Habib's article is followed by a number of particular pieces on specific themes which again would fall broadly within the rubric of the National Movement. Amalendu De narrates the development of social thought and consciousness among, the Bengali Muslims in the colonial period, distinguishes between the many currents, from Muslim separatism to secular nationalism to Marxism-Leninism, which emerged from this development, and details the ascendancy which Muslim separatism began to acquire in the 1930s leading to the eventual partition of Bengal. The story of the tension among the Bengali Muslims between their Bengali identity and. their Muslim identity however has far from ended.

Suranjan Das sees the Quit India Movement in much broader terms, not just as an upsurge of anti-British militancy, but as an event which ushered in, in Bengal at any rate, a radical social upsurge involving workers and peasants. The Communists, notwithstanding their distance from the Quit India movement, were active participants and leaders of this wider social upsurge, which is why they emerged much stronger at the end of the war than anyone, who believed in the anti-Communist propaganda of the Congress at the time, would have thought possible.

The papers by Pankaj Rag and A.K. Biswas go back to an earlier period.
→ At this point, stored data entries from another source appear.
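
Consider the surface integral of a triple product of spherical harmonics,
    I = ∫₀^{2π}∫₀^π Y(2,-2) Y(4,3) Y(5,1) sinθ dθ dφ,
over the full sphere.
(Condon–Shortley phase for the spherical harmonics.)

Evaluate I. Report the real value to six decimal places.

0.000000

-2 + 3 + 1 = 2 ≠ 0: azimuthal integral kills it; I = 0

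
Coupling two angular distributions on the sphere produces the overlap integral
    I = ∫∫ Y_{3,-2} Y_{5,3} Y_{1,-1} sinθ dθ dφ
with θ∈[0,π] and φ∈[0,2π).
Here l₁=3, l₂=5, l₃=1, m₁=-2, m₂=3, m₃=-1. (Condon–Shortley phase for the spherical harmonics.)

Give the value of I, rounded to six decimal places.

l₃=1 ∉ [2,8] — triangle fails ⇒ I = 0

0.000000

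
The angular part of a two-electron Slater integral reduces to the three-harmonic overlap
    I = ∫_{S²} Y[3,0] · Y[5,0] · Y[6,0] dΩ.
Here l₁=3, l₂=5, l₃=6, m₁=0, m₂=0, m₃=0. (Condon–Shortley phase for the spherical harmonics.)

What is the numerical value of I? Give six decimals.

0.145631

Checks pass: Σm=0; 14 even; l₃=6∈[2,8].
(2·3+1)(2·5+1)(2·6+1) = 1001
Δ: 2! 4! 8! / 15! → 1/675675
sum: t=0:+1/8640 t=1:−1/2304 t=2:+1/8640 = -7/34560
3j²(3 5 6; 0 0 0) = Δ·Π!·Σ² = 7/429  (sign -1)
(m-triple is (0,0,0) — same symbol as above.)
combine: 4πI² = 1001·7/429·7/429 = 343/1287
take √, sign +1: I = 0.14563067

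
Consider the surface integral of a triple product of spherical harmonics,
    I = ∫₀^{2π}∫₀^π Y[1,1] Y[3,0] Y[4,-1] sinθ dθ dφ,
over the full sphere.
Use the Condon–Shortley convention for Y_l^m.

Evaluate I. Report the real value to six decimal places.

-0.194664

m-sum 0 ✓  L=8 even ✓  2≤4≤4 ✓
Π(2lᵢ+1) = 3×7×9 = 189
triangle coeff Δ(1,3,4) = 1/252
Σ_t [0,0]: t=0:+1/36 = 1/36
(3j)²=4/63 [(1 3 4; 0 0 0)], sign=+1
Σ_t [0,0]: t=0:+1/72 = 1/72
(3j)²=5/126 [(1 3 4; 1 0 -1)], sign=-1
⇒ 4πI² = 10/21
I = (-1)√(10/21/(4π)) = -0.19466390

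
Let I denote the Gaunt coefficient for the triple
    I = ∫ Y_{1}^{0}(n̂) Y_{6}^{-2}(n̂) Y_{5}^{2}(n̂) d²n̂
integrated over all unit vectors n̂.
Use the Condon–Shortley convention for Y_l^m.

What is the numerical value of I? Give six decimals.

0.231133

Rules hold: Σm=0, L=12 even, 5≤5≤7.
N = 3·13·11 = 429
Δ = 2!·0!·10!/13! = 1/858
Racah Σ t=1..1: t=1:−1/14400 = -1/14400
⇒ 3j(1 6 5; 0 0 0)² = 6/143, sgn +1
Racah Σ t=1..1: t=1:−1/30240 = -1/30240
⇒ 3j(1 6 5; 0 -2 2)² = 16/429, sgn +1
4πI² = N·(3j₀)²·(3jₘ)² = 96/143
I = +1·√(0.671329/4π) = 0.23113338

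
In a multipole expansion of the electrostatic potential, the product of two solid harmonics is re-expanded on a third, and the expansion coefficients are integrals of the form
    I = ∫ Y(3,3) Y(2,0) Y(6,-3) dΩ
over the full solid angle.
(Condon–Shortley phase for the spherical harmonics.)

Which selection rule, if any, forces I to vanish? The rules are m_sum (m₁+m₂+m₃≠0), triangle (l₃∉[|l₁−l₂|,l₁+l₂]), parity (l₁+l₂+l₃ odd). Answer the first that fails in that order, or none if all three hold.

triangle

azimuthal sum: 3 + 0 − 3 = 0  ✓
1 ≤ 6 ≤ 5 (triangle on l)  ✗
L = 3 + 2 + 6 = 11 (odd)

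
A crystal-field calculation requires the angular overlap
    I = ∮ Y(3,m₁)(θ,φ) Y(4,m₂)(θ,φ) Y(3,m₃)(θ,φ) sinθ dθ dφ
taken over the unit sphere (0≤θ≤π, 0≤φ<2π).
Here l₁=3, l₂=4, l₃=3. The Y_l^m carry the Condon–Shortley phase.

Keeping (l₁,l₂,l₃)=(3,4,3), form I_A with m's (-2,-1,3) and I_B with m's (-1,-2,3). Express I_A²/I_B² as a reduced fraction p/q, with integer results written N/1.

5/9

Same 3,4,3: normalisation and zero-m 3j drop out of the ratio.
A: Δ: 4! 2! 4! / 11! → 1/34650; sum: t=3:−1/288 = -1/288; 3j²(3 4 3; -2 -1 3) = Δ·Π!·Σ² = 5/231  (sign -1)
B: Δ: 4! 2! 4! / 11! → 1/34650; sum: t=2:+1/192 = 1/192; 3j²(3 4 3; -1 -2 3) = Δ·Π!·Σ² = 3/77  (sign +1)
I_A²/I_B² = (5/231)/(3/77) = 5/9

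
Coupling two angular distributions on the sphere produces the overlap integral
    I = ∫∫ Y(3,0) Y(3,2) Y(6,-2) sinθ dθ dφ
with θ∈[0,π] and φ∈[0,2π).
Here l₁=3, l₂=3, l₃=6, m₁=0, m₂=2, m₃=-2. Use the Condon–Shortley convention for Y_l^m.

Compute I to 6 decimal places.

0.177420

m-sum 0 ✓  L=12 even ✓  0≤6≤6 ✓
Π(2lᵢ+1) = 7×7×13 = 637
triangle coeff Δ(3,3,6) = 1/12012
Σ_t [0,0]: t=0:+1/1296 = 1/1296
(3j)²=100/3003 [(3 3 6; 0 0 0)], sign=+1
Σ_t [0,0]: t=0:+1/4320 = 1/4320
(3j)²=8/429 [(3 3 6; 0 2 -2)], sign=+1
⇒ 4πI² = 5600/14157
I = (+1)√(5600/14157/(4π)) = 0.17742036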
Pankaj Rag analyses a number of movements of the 1885-1905 period to underscore the fact that the contacts between the elite and the common levels of population remained limited during this period, giving these movements certain specific characteristics. A.K. Biswas highlights the coercive, oppressive and intimidatory methods used for enforcing boycott during the swadeshi agitation of 1905 and sees the upper castes/classes who were behind such methods as being primarily responsible for the partition of Bengal in 1947.

Finally we publish an obituary article by Margit Koves on Ferenc Feher who passed away some months ago and who, along with his wife Agnes Heller, was an important member of the Budapest School of Georgy Lukacs.